5. Sécurité des équipements
Lʼintégration de systèmes de détection de fuites et de mécanismes d'arrêt d'urgence prévient tout incident lié à des fuites ou des dysfonctionnements.
6. Formation du personnel
La formation du personnel à la manipulation des fluides et à la maintenance des systèmes immergés le familiarise avec cette technologie, met fin aux éventuelles réactions de rejet, et réduit les risques.
7. Optimisation énergétique avec des équipements secondaires
Pour dissiper la chaleur évacuée par les fluides d'immersion, il est conseillé dʼutiliser des systèmes de refroidissement secondaire efficaces, comme des échangeurs de chaleur ou des refroidisseurs adiabatiques. Et dʼintégrer des systèmes de récupération de chaleur pour réutiliser la chaleur excédentaire (chaleur fatale), par exemple pour chauffer des bureaux, des équipements sportifs, ou encore des processus industriels.
8. Conformité et documentation
Veiller à respecter les normes industrielles et les réglementations locales concernant la ges-
tion des liquides et la sécurité des installations. Et pour faciliter la gestion des risques, maintenir une documentation précise sur la maintenance, les interventions et la gestion des fluides.
9. Test et validation avant le déploiement
Toujours effectuer des tests à petite échelle avant le déploiement à grande échelle pour s'assurer de la compatibilité entre les équipements et le fluide. S'assurer que les composants électroniques peuvent bien fonctionner en immersion prolongée, et que leur durabilité n'est pas affectée par le fluide choisi.
10. Planification à long terme
Prendre en compte la durée de vie des fluides et les coûts de remplacement dans la planification opérationnelle du data center. Prévoir des
mécanismes de recyclage des fluides en fin de vie pour minimiser les déchets.
Immersion et innovation
Le refroidissement par immersion est une technologie clé pour construire des data centers plus efficaces et plus durables, qui répondent aux enjeux du numérique. Pour conclure notre dossier, évoquons les recherches qui continuent d'avancer à un rythme rapide, offrant de nouvelles perspectives pour l'avenir de lʼimmersion.

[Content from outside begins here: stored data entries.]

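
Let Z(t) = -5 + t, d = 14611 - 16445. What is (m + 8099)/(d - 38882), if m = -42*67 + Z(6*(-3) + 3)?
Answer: -15/116 ≈ -0.12931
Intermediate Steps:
d = -1834
m = -2834 (m = -42*67 + (-5 + (6*(-3) + 3)) = -2814 + (-5 + (-18 + 3)) = -2814 + (-5 - 15) = -2814 - 20 = -2834)
(m + 8099)/(d - 38882) = (-2834 + 8099)/(-1834 - 38882) = 5265/(-40716) = 5265*(-1/40716) = -15/116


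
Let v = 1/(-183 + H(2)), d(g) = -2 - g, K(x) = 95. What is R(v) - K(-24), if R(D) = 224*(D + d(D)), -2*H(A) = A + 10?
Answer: -543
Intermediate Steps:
H(A) = -5 - A/2 (H(A) = -(A + 10)/2 = -(10 + A)/2 = -5 - A/2)
v = -1/189 (v = 1/(-183 + (-5 - 1/2*2)) = 1/(-183 + (-5 - 1)) = 1/(-183 - 6) = 1/(-189) = -1/189 ≈ -0.0052910)
R(D) = -448 (R(D) = 224*(D + (-2 - D)) = 224*(-2) = -448)
R(v) - K(-24) = -448 - 1*95 = -448 - 95 = -543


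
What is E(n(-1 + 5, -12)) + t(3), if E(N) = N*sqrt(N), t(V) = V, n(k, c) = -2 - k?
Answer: 3 - 6*I*sqrt(6) ≈ 3.0 - 14.697*I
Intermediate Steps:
E(N) = N**(3/2)
E(n(-1 + 5, -12)) + t(3) = (-2 - (-1 + 5))**(3/2) + 3 = (-2 - 1*4)**(3/2) + 3 = (-2 - 4)**(3/2) + 3 = (-6)**(3/2) + 3 = -6*I*sqrt(6) + 3 = 3 - 6*I*sqrt(6)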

Parmi ces perspectives, évoquons lʼoptimisation en temps réel des systèmes de refroidissement par lʼutilisation de lʼIA, qui ajuste les paramètres en fonction de la charge de travail et des conditions environnementales.
Le développement de nouveaux matériaux est une source dʼinnovations. Les matériaux à changement de phase peuvent stocker de grandes quantités de chaleur lors de leur changement d'état, puis la relâcher progressivement. Quant aux matériaux conducteurs thermiques, ils sont développés pour améliorer les performances des systèmes de refroidissement. Ainsi l'utilisation de microcanaux permet dʼaugmenter la surface d'échange thermique et d'améliorer l'efficacité du refroidissement.
De nouveaux fluides diélectriques élargissent également ces perspectives, dont les fluides biphasés à changement de phase. Ils offrent une excellente performance de refroidissement grâce à leur capacité à absorber une grande quantité de chaleur lors du changement d'état. L'ajout de nanoparticules aux liquides de refroidissement, aussi appelés nanofluides, améliore considérablement leur conductivité thermique, permettant ainsi d'évacuer plus efficacement la chaleur. Enfin des recherches sont menées sur l'utilisation de liquides naturels, biodégradables et non toxiques, comme l'eau ou des huiles végétales, pour réduire l'impact environnemental.
Dernier axe dʼinnovation à suivre, lʼintégration de plusieurs technologies, comme refroidissement par immersion et immersion directe, ou refroidissement liquide et refroidissement par air, des solutions de refroidissement hybride, adaptées à différents types de composants, et qui optimisent l'efficacité énergétique.
A suivre…
https://www.youtube.com/watch?v=Y5O1eLDV8o8
Hyperion à l’état de l’art de l’immersion dans le datacenter
Nicolas Boulinguiez
fondateur et dirigeant Hyperion
Nicolas Boulinguiez, fondateur et dirigeant du groupe Numains (MCT, Delta, Hyperion), crée et intègre des équipements pour lʼimmersion des datacenters, sous la marque Hyperion. Et il sʼapprête en 2025 à ouvrir son propre datacenter également en immersion. DataCenter Magazine lʼa rencontré pour évoquer son attrait pour lʼimmersion et ses projets.
Datacenter Magazine - Pour-
quoi un tel investissement dans lʼimmersion ?
Nicolas Boulinguiez - Nous avons créé une activité dédiée à l'industrie du datacenter, pour un data center et un numérique plus responsable, qui s'appelle Hyperion. Et qui est dédiée aux solutions de liquide cooling en immersion, avec une technologie de fluides diélectrique afin de minimiser l'impact des datacenters dans le monde qui nous
entoure. C'est à notre avis dʼune importance majeure que de minimiser nos impacts pour accompagner un numérique plus durable et plus responsable pour les années qui viennent.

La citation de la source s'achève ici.